A l'aube, comme ils allaient entrer dans la ville murée, Tien-mi-li et Wang-k'iun, chemin faisant, interrogèrent tous deux Na-sien :

« Hier vous avez dit au roi : Il n'y a pas de Na-sien. Qu'avez-vous voulu dire par là ? »

Na-sien demanda à Tien-mi-li et à Wang-k'iun :

« Que pensez-vous, Seigneurs, que soit Na-sien ? »

Tien-mi-li et Wang-k'iun dirent :

« Nous pensons que le souffle, l'air vital qui sort et entre, sont Na-sien. »

Na-sien interrogea Tien-mi-li et Wang-k'iun, disant :

« Si l'haleine d'un homme, une fois sortie, ne rentre plus, cet homme vivra—t—il ? »

Tien-mi-li et Wang-k'iun dirent :

«Si l'haleine sort et ne rentre pas, il est bien certain que l'homme mourra. »

Na-sien dit :

« Par exemple, l'haleine d'un homme qui souffle du cornet, une fois sortie, ne rentre plus.
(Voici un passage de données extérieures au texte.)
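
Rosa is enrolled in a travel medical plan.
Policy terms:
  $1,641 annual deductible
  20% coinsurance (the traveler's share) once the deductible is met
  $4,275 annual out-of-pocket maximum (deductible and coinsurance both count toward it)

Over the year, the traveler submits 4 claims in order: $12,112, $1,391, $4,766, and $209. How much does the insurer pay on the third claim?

$4,504.40

Bill 1, $12,112: deductible takes $1,641, $10,471 remains; traveler's 20% is $2,094.20. Traveler owes $3,735.20 (running OOP $3,735.20). Plan pays $12,112 − $3,735.20 = $8,376.80.
Bill 2, $1,391: deductible met; 20% of $1,391 = $278.20. Traveler pays $278.20; OOP now $4,013.40. Plan pays $1,391 − $278.20 = $1,112.80.
Bill 3, $4,766: deductible already satisfied, so traveler's share is 20% × $4,766 = $953.20. That would push OOP to $4,966.60, over the $4,275 cap, so traveler pays $4,275 − $4,013.40 = $261.60. Insurer: $4,766 − $261.60 = $4,504.40.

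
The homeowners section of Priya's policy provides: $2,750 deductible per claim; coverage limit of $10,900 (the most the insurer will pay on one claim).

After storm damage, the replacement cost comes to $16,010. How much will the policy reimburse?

After the deductible, $16,010 − $2,750 = $13,260 remains.
The $10,900 per-incident cap binds; insurer pays $10,900.

$10,900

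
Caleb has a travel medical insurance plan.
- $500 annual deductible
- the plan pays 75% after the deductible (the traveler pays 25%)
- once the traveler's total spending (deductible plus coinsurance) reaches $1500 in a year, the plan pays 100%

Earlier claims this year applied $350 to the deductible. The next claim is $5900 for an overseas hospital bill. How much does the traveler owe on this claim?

$350 of the $500 deductible is already met, leaving $150.
After the $150 deductible portion, $5900 − $150 = $5750 is subject to coinsurance.
Coinsurance: $5750 × 25% = $1437.50.
That puts the traveler's cost at $150 + $1437.50 = $1587.50 before any cap.
Adding $1587.50 to the $350 already spent would give $1937.50, which exceeds the $1500 cap; the traveler pays just $1500 − $350 = $1150.

$1150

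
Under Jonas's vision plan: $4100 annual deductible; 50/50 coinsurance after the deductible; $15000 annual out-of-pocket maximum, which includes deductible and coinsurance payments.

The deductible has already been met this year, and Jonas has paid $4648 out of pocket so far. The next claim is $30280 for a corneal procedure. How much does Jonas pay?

With the deductible met, the entire $30280 is subject to coinsurance.
Coinsurance: $30280 × 50% = $15140.
Adding $15140 to the $4648 already spent would give $19788, which exceeds the $15000 cap; the member pays just $15000 − $4648 = $10352.

$10352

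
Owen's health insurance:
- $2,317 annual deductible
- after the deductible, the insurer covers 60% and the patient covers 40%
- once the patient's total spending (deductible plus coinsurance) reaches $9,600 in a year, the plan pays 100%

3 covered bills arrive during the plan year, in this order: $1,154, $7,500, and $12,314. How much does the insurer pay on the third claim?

$7,565.80

#1 ($1,154): fully absorbed by the deductible. Patient owes $1,154 (running OOP $1,154). Plan pays $1,154 − $1,154 = $0.
#2 ($7,500): $1,163 finishes the deductible; $6,337 goes to coinsurance; patient's 40% is $2,534.80. Patient pays $3,697.80; OOP now $4,851.80. Plan pays $7,500 − $3,697.80 = $3,802.20.
#3 ($12,314): deductible met; 40% of $12,314 = $4,925.60. Adding that to $4,851.80 gives $9,777.40, past the $9,600 cap; patient pays only $9,600 − $4,851.80 = $4,748.20. Insurer: $12,314 − $4,748.20 = $7,565.80.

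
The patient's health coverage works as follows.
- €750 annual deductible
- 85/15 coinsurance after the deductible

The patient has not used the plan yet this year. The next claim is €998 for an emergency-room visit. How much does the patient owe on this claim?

€787.20

Nothing has been paid toward the €750 deductible, so the first €750 of this charge is applied there.
After the €750 deductible portion, €998 − €750 = €248 is subject to coinsurance.
Coinsurance: €248 × 15% = €37.20.
Patient responsibility: €750 + €37.20 = €787.20.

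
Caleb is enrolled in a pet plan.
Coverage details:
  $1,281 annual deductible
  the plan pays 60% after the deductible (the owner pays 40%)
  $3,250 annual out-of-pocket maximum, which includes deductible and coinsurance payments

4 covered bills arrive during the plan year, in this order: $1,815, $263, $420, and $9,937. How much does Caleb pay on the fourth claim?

$1,482.20

Claim 1 — $1,815: deductible takes $1,281, $534 remains; owner's 40% is $213.60. Cost to owner: $1,494.60. OOP to date $1,494.60.
Claim 2 — $263: deductible met; 40% of $263 = $105.20. Owner pays $105.20; OOP now $1,599.80.
Claim 3 — $420: deductible already satisfied, so owner's share is 40% × $420 = $168. Owner owes $168 (running OOP $1,767.80).
Claim 4 — $9,937: deductible already satisfied, so owner's share is 40% × $9,937 = $3,974.80. Adding that to $1,767.80 gives $5,742.60, past the $3,250 cap; owner pays only $3,250 − $1,767.80 = $1,482.20.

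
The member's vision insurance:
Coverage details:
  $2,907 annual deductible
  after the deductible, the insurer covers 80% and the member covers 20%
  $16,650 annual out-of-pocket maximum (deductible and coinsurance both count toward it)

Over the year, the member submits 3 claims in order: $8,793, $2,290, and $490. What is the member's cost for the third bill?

Claim 1 — $8,793: deductible takes $2,907, $5,886 remains; coinsurance $5,886 × 20% = $1,177.20. Cost to member: $4,084.20. OOP to date $4,084.20.
Claim 2 — $2,290: 20% coinsurance on $2,290 = $458. Cost to member: $458. OOP to date $4,542.20.
Claim 3 — $490: deductible already satisfied, so member's share is 20% × $490 = $98. Cost to member: $98. OOP to date $4,640.20.

$98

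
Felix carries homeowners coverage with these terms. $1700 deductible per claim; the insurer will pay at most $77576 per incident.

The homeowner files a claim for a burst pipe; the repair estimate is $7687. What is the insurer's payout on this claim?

$5987

Subtract the deductible: $7687 − $1700 = $5987.
That's under the $77576 cap, so the insurer reimburses the full $5987.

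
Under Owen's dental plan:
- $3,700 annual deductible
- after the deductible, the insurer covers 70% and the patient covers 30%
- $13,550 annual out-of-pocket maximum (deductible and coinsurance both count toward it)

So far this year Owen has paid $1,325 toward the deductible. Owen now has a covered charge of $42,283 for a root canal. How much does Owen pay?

$1,325 of the $3,700 deductible is already met, leaving $2,375.
After the $2,375 deductible portion, $42,283 − $2,375 = $39,908 is subject to coinsurance.
Coinsurance: $39,908 × 30% = $11,972.40.
That puts the patient's cost at $2,375 + $11,972.40 = $14,347.40 before any cap.
Year-to-date out-of-pocket would reach $1,325 + $14,347.40 = $15,672.40, above the $13,550 maximum, so the patient pays only $13,550 − $1,325 = $12,225.

$12,225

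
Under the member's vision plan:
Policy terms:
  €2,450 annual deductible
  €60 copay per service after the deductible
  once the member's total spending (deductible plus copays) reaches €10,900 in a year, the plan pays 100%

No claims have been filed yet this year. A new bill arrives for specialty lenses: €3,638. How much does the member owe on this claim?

€2,510

The full €2,450 deductible is still open; €2,450 of this bill applies to it.
After the €2,450 deductible portion, €3,638 − €2,450 = €1,188 is subject to the copay.
Copay on this service: €60.
So the member owes €2,450 + €60 = €2,510 before any cap.
Year-to-date out-of-pocket becomes €0 + €2,510 = €2,510, still under the €10,900 maximum, so no cap applies.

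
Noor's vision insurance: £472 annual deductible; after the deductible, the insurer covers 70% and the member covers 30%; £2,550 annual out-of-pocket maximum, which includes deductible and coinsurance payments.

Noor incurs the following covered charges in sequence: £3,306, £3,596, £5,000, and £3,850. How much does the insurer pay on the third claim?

£4,851

Claim 1 (£3,306): £472 to deductible, leaving £2,834; coinsurance £2,834 × 30% = £850.20. Cost to member: £1,322.20. OOP to date £1,322.20. Plan pays £3,306 − £1,322.20 = £1,983.80.
Claim 2 (£3,596): deductible already satisfied, so member's share is 30% × £3,596 = £1,078.80. Member owes £1,078.80 (running OOP £2,401). Insurer: £3,596 − £1,078.80 = £2,517.20.
Claim 3 (£5,000): deductible already satisfied, so member's share is 30% × £5,000 = £1,500. OOP would hit £3,901 > £2,550, so the cap limits the member to £2,550 − £2,401 = £149. Plan pays £5,000 − £149 = £4,851.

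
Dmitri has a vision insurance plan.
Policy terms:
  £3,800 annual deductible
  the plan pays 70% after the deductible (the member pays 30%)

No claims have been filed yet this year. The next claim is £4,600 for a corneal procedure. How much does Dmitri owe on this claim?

Deductible not yet touched, so the first £3,800 of the bill goes to the deductible.
The remaining £800 (= £4,600 − £3,800) moves to coinsurance.
Coinsurance: £800 × 30% = £240.
Member responsibility: £3,800 + £240 = £4,040.

£4,040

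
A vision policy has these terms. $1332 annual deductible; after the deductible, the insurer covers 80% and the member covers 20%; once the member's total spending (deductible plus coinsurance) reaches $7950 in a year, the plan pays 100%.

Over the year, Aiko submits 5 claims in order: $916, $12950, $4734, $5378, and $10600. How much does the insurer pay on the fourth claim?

Claim 1 — $916: entire amount goes to the deductible. Cost to member: $916. OOP to date $916. Insurer: $916 − $916 = $0.
Claim 2 — $12950: deductible takes $416, $12534 remains; member's 20% is $2506.80. Cost to member: $2922.80. OOP to date $3838.80. Insurer: $12950 − $2922.80 = $10027.20.
Claim 3 — $4734: 20% coinsurance on $4734 = $946.80. Member owes $946.80 (running OOP $4785.60). Plan pays $4734 − $946.80 = $3787.20.
Claim 4 — $5378: deductible already satisfied, so member's share is 20% × $5378 = $1075.60. Member pays $1075.60; OOP now $5861.20. Plan pays $5378 − $1075.60 = $4302.40.

$4302.40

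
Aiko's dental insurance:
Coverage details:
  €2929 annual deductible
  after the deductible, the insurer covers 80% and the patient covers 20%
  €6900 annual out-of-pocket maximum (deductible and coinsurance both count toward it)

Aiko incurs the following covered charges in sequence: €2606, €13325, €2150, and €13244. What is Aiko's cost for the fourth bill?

€940.60

Claim 1 — €2606: entire amount goes to the deductible. Patient owes €2606 (running OOP €2606).
Claim 2 — €13325: €323 to deductible, leaving €13002; coinsurance €13002 × 20% = €2600.40. Patient pays €2923.40; OOP now €5529.40.
Claim 3 — €2150: deductible met; 20% of €2150 = €430. Cost to patient: €430. OOP to date €5959.40.
Claim 4 — €13244: deductible met; 20% of €13244 = €2648.80. That would push OOP to €8608.20, over the €6900 cap, so patient pays €6900 − €5959.40 = €940.60.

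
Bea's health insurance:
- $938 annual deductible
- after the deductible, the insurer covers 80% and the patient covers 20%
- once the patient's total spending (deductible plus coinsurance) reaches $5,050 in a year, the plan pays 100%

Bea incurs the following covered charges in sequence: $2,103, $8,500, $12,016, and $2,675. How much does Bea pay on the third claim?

Claim 1 ($2,103): $938 to deductible, leaving $1,165; patient's 20% is $233. Patient owes $1,171 (running OOP $1,171).
Claim 2 ($8,500): 20% coinsurance on $8,500 = $1,700. Cost to patient: $1,700. OOP to date $2,871.
Claim 3 ($12,016): deductible already satisfied, so patient's share is 20% × $12,016 = $2,403.20. That would push OOP to $5,274.20, over the $5,050 cap, so patient pays $5,050 − $2,871 = $2,179.

$2,179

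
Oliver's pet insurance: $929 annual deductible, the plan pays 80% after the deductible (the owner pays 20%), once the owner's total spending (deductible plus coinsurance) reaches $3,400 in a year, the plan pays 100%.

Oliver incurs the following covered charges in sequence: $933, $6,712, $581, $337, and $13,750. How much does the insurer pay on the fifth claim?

Claim 1 — $933: $929 finishes the deductible; $4 goes to coinsurance; owner's 20% is $0.80. Owner pays $929.80; OOP now $929.80. Insurer: $933 − $929.80 = $3.20.
Claim 2 — $6,712: 20% coinsurance on $6,712 = $1,342.40. Owner pays $1,342.40; OOP now $2,272.20. Plan pays $6,712 − $1,342.40 = $5,369.60.
Claim 3 — $581: deductible already satisfied, so owner's share is 20% × $581 = $116.20. Cost to owner: $116.20. OOP to date $2,388.40. Plan pays $581 − $116.20 = $464.80.
Claim 4 — $337: 20% coinsurance on $337 = $67.40. Owner owes $67.40 (running OOP $2,455.80). Plan pays $337 − $67.40 = $269.60.
Claim 5 — $13,750: deductible met; 20% of $13,750 = $2,750. Adding that to $2,455.80 gives $5,205.80, past the $3,400 cap; owner pays only $3,400 − $2,455.80 = $944.20. Plan pays $13,750 − $944.20 = $12,805.80.

$12,805.80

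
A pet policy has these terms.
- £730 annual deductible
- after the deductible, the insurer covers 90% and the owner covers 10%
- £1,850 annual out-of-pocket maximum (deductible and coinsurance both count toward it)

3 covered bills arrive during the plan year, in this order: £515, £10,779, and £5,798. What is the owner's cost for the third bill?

£63.60

Claim 1 (£515): all of it applies to the deductible. Cost to owner: £515. OOP to date £515.
Claim 2 (£10,779): deductible takes £215, £10,564 remains; owner's 10% is £1,056.40. Owner pays £1,271.40; OOP now £1,786.40.
Claim 3 (£5,798): 10% coinsurance on £5,798 = £579.80. Adding that to £1,786.40 gives £2,366.20, past the £1,850 cap; owner pays only £1,850 − £1,786.40 = £63.60.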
Ou encore, l'haleine d'un homme qui souffle sur le feu avec un soufflet de forgeron, une fois sortie, rentre-t-elle ? »

Tien-mi-li et Wang-k'iun dirent :

« Elle ne rentre pas. »

« Ou encore, l'haleine d'un homme qui souffle vers le sol dans une corne, une fois sortie, rentre-t-elle ? »

Tien-mi-li et Wang-k'iun dirent :

« Elle ne rentre pas. »

Na-sien dit :

« Si cette même haleine sort et ne rentre pas, pourquoi l'homme ne meurt-il pourtant pas? »

Tien-mi-li et Wang-k'iun dirent :

« En ce qui concerne le souffle, nous ne pouvons savoir... Veuillez nous l'expliquer. »

Na-sien dit :

« L'air du souffle n'est qu'une affaire dans le corps. Ainsi, si le cœur de l'homme conçoit quelque chose, c'est la langue qui l'exprime : c'est l'affaire de la langue ; si l'esprit a un doute, c'est le cœur qui le conçoit : c'est l'affaire du cœur. Chacun [de ces éléments] a son domaine propre. Pour qui les considère discriminativement, tout est vacuité : il n'y a pas de Na-sien. »

Alors les cœurs de Tien-mi-li et de Wang-k'iun s'ouvrirent et se délièrent, et ils reçurent les cinq défenses et devinrent yeou-p'o-sö.

Et Na-sien, allant de l'avant, pénétra dans le palais, arriva chez le roi, monta dans l'édifice surélevé ; et le roi salua Na-sien et s'écarta. Et Na-sien s'assit ; les quatre-vingts cha-men s'assirent tous ensemble. Le roi fit préparer les aliments les plus délicats ; il les servit de sa main à Na-sien et nourrit tous les cha-men. Lorsqu'ils eurent fini de manger et se furent lavé les mains, le roi donna à chaque cha-men un kia-cha [kāsāya] doublé et une paire de chaussures de cuir ; à Na-sien et à Ye-ho-lo chacun, trois kia-cha et une paire de chaussures de cuir. Le roi dit à Na-sien et à Ye-ho-lo :

« Gardez dix hommes pour rester avec vous ; renvoyez tous les autres. »

Aussitôt Na-sien renvoya les autres cha-men ; il en resta dix. Le roi ordonna aux concubines et aux femmes du gynécée de sortir toutes pour se rendre dans l'édifice surélevé, sous une tenture, et l'écouter discuter avec Na-sien sur les points difficiles des sūtras et de la Voie. Toutes les concubines et les femmes se rendirent dans l'édifice surélevé, sous une tenture, pour écouter Na-sien prêcher les sūtras. Alors le roi, prenant un siège, s'assit devant Na-sien.